To paraphrase Martin Luther King Jr., you cannot legislate the heart and morality, but you can regulate behavior. One of the clear ways to protect the public’s interest is to put checks and balances on public sector unions.

One checks and balance reform measure for a public sector union is to make public employee personnel records related to disciplinary actions public through freedom of information and public disclosure laws. This protects the public and school age children from bad state employees.

What if the Minneapolis Police Union did not allegedly help cover up the 18 excessive force complaints of this officer? Would Mr. Floyd still be alive?

This is not just about police shootings and other violence; it is also about racial profiling on the streets and hallways of our public schools. If you haven’t, watch South Carolina’s U.S. Sen. Tim Scott explain on the floor of the Senate how he was pulled over by police seven times in one year. Actions like these dehumanize, emasculate, and create distrust within vulnerable communities.

Let me be very clear, there are many good police officers and public school teachers

What we ask the police to do is extraordinary. We ask them to walk into terrible and unknown situations. They see what we do not want to see – domestic violence, child abuse, sexual violence, school shootings and drug addiction – just to name a few. But still, if “we the people” give them a gun and the power to use force, it must come with personal responsibility, accountability, and transparency.

It is clear that Unions stand in the way of all three areas: personal responsibility, accountability, and transparency. Police unions use the arbitration system to help “bad apples” get their jobs back even if the public wants them to be terminated. In addition, most bad apples get to keep their pensions, some in excess of a million dollars.

Public sector unions help craft laws that protect even the worst public servants, and we see the fallout from this in the most vulnerable communities. In Connecticut, for example, state law allows union contracts to override state statute (law).
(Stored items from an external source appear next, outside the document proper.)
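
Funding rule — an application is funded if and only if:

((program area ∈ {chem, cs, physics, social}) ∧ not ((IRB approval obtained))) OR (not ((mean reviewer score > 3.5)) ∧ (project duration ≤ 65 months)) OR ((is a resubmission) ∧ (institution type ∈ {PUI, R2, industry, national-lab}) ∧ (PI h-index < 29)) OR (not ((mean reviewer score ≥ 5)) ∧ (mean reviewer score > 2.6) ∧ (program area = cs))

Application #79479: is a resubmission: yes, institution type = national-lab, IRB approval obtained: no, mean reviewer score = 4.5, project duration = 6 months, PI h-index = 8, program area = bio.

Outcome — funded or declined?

Atomic conditions:
  program area ∈ {chem, cs, physics, social}: bio is not in the set → false
  IRB approval obtained: no → false
  mean reviewer score > 3.5: 4.5 > 3.5 is true
  project duration ≤ 65 months: 6 ≤ 65 is true
  is a resubmission: yes → true
  institution type ∈ {PUI, R2, industry, national-lab}: national-lab is in the set → true
  PI h-index < 29: 8 < 29 is true
  mean reviewer score ≥ 5: 4.5 ≥ 5 is false
  mean reviewer score > 2.6: 4.5 > 2.6 is true
  program area = cs: bio == cs is false
Combine:
[1.2] NOT false = true
[1] false AND true = false
[2.1] NOT true = false
[2] false AND true = false
[3] true AND true AND true = true
[4.1] NOT false = true
[4] true AND true AND false = false
[root] false OR false OR true OR false = true
Overall: true → funded

Funded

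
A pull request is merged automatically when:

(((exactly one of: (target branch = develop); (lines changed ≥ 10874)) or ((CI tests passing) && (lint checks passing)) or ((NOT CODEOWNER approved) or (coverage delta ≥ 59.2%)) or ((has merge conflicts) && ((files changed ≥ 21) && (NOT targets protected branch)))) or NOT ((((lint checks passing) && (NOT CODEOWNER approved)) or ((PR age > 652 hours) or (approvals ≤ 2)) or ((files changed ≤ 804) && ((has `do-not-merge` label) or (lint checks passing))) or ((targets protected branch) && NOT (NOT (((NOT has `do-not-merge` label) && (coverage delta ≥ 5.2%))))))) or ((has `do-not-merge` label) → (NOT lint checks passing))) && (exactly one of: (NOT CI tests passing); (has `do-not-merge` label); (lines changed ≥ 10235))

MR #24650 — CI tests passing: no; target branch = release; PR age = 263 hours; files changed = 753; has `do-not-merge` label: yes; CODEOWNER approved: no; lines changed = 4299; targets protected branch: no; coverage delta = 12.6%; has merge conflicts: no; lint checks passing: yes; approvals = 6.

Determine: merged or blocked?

Blocked

Atomic conditions:
  target branch = develop: release == develop is false
  lines changed ≥ 10874: 4299 ≥ 10874 is false
  CI tests passing: no → false
  lint checks passing: yes → true
  NOT CODEOWNER approved: no → true
  coverage delta ≥ 59.2%: 12.6 ≥ 59.2 is false
  has merge conflicts: no → false
  files changed ≥ 21: 753 ≥ 21 is true
  NOT targets protected branch: no → true
  PR age > 652 hours: 263 > 652 is false
  approvals ≤ 2: 6 ≤ 2 is false
  files changed ≤ 804: 753 ≤ 804 is true
  has `do-not-merge` label: yes → true
  targets protected branch: no → false
  NOT has `do-not-merge` label: yes → false
  coverage delta ≥ 5.2%: 12.6 ≥ 5.2 is true
  NOT lint checks passing: yes → false
  NOT CI tests passing: no → true
  lines changed ≥ 10235: 4299 ≥ 10235 is false
Combine:
[1.1.1] exactly-one(false, false) = false
[1.1.2] false AND true = false
[1.1.3] true OR false = true
[1.1.4.2] true AND true = true
[1.1.4] false AND true = false
[1.1] false OR false OR true OR false = true
[1.2.1.1] true AND true = true
[1.2.1.2] false OR false = false
[1.2.1.3.2] true OR true = true
[1.2.1.3] true AND true = true
[1.2.1.4.2.1.1] false AND true = false
[1.2.1.4.2.1] NOT false = true
[1.2.1.4.2] NOT true = false
[1.2.1.4] false AND false = false
[1.2.1] true OR false OR true OR false = true
[1.2] NOT true = false
[1.3] true → false = false
[1] true OR false OR false = true
[2] exactly-one(true, true, false) = false
[root] true AND false = false
Overall: false → blocked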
The state police used this power to exempt grievance hearings and personnel records from Freedom of Information requests.
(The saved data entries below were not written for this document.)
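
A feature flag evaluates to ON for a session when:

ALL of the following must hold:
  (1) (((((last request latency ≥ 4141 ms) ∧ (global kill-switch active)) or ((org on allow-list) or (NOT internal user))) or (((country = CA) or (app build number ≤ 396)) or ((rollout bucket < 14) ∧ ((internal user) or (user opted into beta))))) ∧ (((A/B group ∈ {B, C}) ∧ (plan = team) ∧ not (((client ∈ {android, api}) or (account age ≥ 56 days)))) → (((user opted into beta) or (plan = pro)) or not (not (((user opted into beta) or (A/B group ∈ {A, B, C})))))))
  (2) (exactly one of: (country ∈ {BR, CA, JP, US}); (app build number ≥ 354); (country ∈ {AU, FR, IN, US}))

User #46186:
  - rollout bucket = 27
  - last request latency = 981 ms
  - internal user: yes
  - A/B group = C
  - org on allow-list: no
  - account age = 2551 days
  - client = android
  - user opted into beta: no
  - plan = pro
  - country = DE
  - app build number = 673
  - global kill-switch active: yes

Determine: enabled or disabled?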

The lawmakers who approved the state police contract despite it containing this provision are, of course, ultimately responsible. Public sector workers at the state and local level can only unionize because state lawmakers give them permission.

And it is not just police, they just happen to have the most visible power of any of our public servants. One could argue teachers have less visible but more potent power in a child’s life. Even more frightening, there are child protective service workers who have the power to take a child from their parents because of “predictive algorithms” and what they “think” will happen in the future, while protecting state employees who are demonstrably “bad apples”.
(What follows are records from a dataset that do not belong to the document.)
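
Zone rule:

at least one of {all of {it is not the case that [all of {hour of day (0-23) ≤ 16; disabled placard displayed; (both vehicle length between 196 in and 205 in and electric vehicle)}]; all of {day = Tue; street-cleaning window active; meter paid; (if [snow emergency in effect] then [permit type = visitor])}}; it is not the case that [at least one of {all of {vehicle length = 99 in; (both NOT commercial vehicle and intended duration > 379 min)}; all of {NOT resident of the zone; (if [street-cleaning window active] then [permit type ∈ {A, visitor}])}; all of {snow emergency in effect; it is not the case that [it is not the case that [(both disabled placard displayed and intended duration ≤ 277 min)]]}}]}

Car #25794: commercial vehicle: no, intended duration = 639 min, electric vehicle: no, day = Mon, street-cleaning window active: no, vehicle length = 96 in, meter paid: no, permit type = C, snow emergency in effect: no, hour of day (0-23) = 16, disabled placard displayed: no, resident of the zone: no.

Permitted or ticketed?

Ticketed

Atomic conditions:
  hour of day (0-23) ≤ 16: 16 ≤ 16 is true
  disabled placard displayed: no → false
  vehicle length between 196 in and 205 in: 96 in [196, 205] is false
  electric vehicle: no → false
  day = Tue: Mon == Tue is false
  street-cleaning window active: no → false
  meter paid: no → false
  snow emergency in effect: no → false
  permit type = visitor: C == visitor is false
  vehicle length = 99 in: 96 == 99 is false
  NOT commercial vehicle: no → true
  intended duration > 379 min: 639 > 379 is true
  NOT resident of the zone: no → true
  permit type ∈ {A, visitor}: C is not in the set → false
  intended duration ≤ 277 min: 639 ≤ 277 is false
Combine:
[1.1.1.3] false AND false = false
[1.1.1] true AND false AND false = false
[1.1] NOT false = true
[1.2.4] false → false (antecedent false ⇒ implication holds) = true
[1.2] false AND false AND false AND true = false
[1] true AND false = false
[2.1.1.2] true AND true = true
[2.1.1] false AND true = false
[2.1.2.2] false → false (antecedent false ⇒ implication holds) = true
[2.1.2] true AND true = true
[2.1.3.2.1.1] false AND false = false
[2.1.3.2.1] NOT false = true
[2.1.3.2] NOT true = false
[2.1.3] false AND false = false
[2.1] false OR true OR false = true
[2] NOT true = false
[root] false OR false = false
Overall: false → ticketed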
When the public gives bureaucrats this much power, elected officials should have the authority to fire bad workers.  If our elected officials refuse to help fire bad apples, then we the people should have the power to recall ineffective elected officials.

Instead, elected officials in some states keep giving unions more power despite the harm they may do to the public.

In Rhode Island, the teachers’ unions fought a bill that would have criminalized a sexual relationship between a school employee and a student between the ages of 14 and  18.  Current law allows teachers, bus drivers, or other adults to have a sexual relationship with a student over the age of 16.

This current moment in time begs for concrete action on the part of policymakers. Minnesota is a union-friendly state. So are New York, Maryland, Illinois, California, Connecticut – many of the states where these problems and others have persisted.

In order to improve the relationship between public employees and the people they serve, public sector unions should be replaced with employee organizations who understand the role of the public servant. This includes personal responsibility, accountability, transparency, and oversight. Ultimately, public employees are there to serve the public, not the other way around.